Batıl akit, dış görünümü itibariyle
mevcut olsa bile, hukukun yok hükmündedir ve sahih olması durumunda
meydana getireceği hilkilm ve sonuçları meydana getiremez.
Meselâ, temyiz gücünden yoksun çocuğun yaptığı
alım-satım; vakıf gibi kamuya ait mallar ile domuz ve
şarap gibi kullanılması ve ticareti yasaklanmış
haram malların satılması durumunda, söz konusu işlemler
akit görünümünde olsalar bile kurucu unsurlarındaki kusur ve
eksiklik sebebiyle hukuk nazarında yok sayılırlar.

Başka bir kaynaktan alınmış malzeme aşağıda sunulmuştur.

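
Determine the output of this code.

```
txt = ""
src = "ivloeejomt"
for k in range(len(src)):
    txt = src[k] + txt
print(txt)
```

tmojeeolvi

k=0: prepend 'i' → 'i'
k=1: prepend 'v' → 'vi'
k=2: prepend 'l' → 'lvi'
k=3: prepend 'o' → 'olvi'
k=4: prepend 'e' → 'eolvi'
k=5: prepend 'e' → 'eeolvi'
k=6: prepend 'j' → 'jeeolvi'
k=7: prepend 'o' → 'ojeeolvi'
k=8: prepend 'm' → 'mojeeolvi'
k=9: prepend 't' → 'tmojeeolvi'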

Batıl akit, mülkiyeti nakil fonksiyonunu
üstlenemediği için tarafların mal varlıklarında bir
değişiklik olmaz: yani, mebî satıcının, semen de
müşterinin mülkiyetinde kalmaya devam eder. Bu itibarla batıl
akit icra edilmiş bile olsa, taraflar verdiklerini isteme ve alma
hakkına sahiptirler.

Batıl akit hiç bir hüküm ifade etmez. Hukuk
nazarında yok hükmünde sayıldığı için,
sonradan verilen "icazet" ile ya da butlan sebebinin sonradan
giderilmesiyle sahih hale gelmez. Taraflar, bu akdin sonuç doğurmasını
istiyorlarsa onu şartlarına uygun olarak yeniden yapmak (tecdîd)
durumundadırlar. Batıl akit zaman aşımına da tabi
değildir. Batıl akitler kendiliğinden hükümsüz olduklarından
ayrıca iptal davası açmaya gerek yoktur. Ancak, bazı
durumlarda bir tesbit davası açılabilir. Butlan, bir anlamda,
genel yararı koruma amacı güttüğünden, gerektiğinde
maslahatı olan herkes butlanı ileri sürebilir.

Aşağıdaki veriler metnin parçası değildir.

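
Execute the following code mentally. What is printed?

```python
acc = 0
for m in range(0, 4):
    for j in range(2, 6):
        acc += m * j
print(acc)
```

84

m=0,j=2: acc = 0+0 = 0
m=0,j=3: acc = 0+0 = 0
m=0,j=4: acc = 0+0 = 0
m=0,j=5: acc = 0+0 = 0
m=1,j=2: acc = 0+2 = 2
m=1,j=3: acc = 2+3 = 5
m=1,j=4: acc = 5+4 = 9
m=1,j=5: acc = 9+5 = 14
m=2,j=2: acc = 14+4 = 18
m=2,j=3: acc = 18+6 = 24
m=2,j=4: acc = 24+8 = 32
m=2,j=5: acc = 32+10 = 42
m=3,j=2: acc = 42+6 = 48
m=3,j=3: acc = 48+9 = 57
m=3,j=4: acc = 57+12 = 69
m=3,j=5: acc = 69+15 = 84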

Batıl akit hiç bir hukuki sonuç doğurmamakla
birlikte, bazı istisnai durumlarda, hukuki varlık
kazanmış bir işlem olarak değil de, maddî bir vakıa
olarak sonuç doğurabilir. Meselâ, batıl bir evlenme akdine
miras, cinsî ilişkinin helâlliği gibi aslî hükümlerin
hiçbirisi terettüp etmez. Ancak, batıl bir evlenme akdinde cinsî
birleşme (duhul) vukua gelmişse, bu fiilî durumun bir sonucu
olarak, kadın mehire hak kazanır ve iddet beklemesi gerekir.
Çocuğun nesebi sabit olur.

Batıl akde istinaden ve satıcının
izniyle kabzedilen mebün, müşterinin elinde helâk olması
durumunda ortaya çıkan tazmin problemi de bu çerçevede ele alınabilir.
Bu konuda Hanefi doktrinde iki görüş vardır. Bir görüşe
göre, mebi' bu durumda müşterinin elinde "emanet" hükmünde
olup, müşterinin kusur ve aşırılığı
olmaksızın helâk olmuşsa tazmin gerekmez. Mecelle de bu görüşü
almıştır. (Mecelle, md. 370). Diğer görüşe göre
ise, müşteri her halukârda mebii tazmin etmek durumundadır.
(el-Kâsâni Alâuddin Ebu Bekr b. Mes'ûd (b. 587/1191),
Bedâiu's-Sanayi', Kahire 1910, V, 305)

İslâm hukukçuları, bölünme imkânı
bulunan batıl akdin, sahih kısmını korumak
amacıyla, bölünebileceğini genelde kural olarak kabul
etmişlerdir. Bunun gibi, başka bir akdin unsurlarını
kendinde bulunduran batıl akdin, bazı özel şartlarla o
akde dönüşebileceğinin de bazı örnekleri vardır.

Batıl akde bazı istisnaî ve ârızî
sonuçların yüklenmesi, hukukî işlemlerdeki istikrarı
sağlama yanında, karşı tarafın veya üçüncü
şahısların hukukunu koruma amacına da yöneliktir.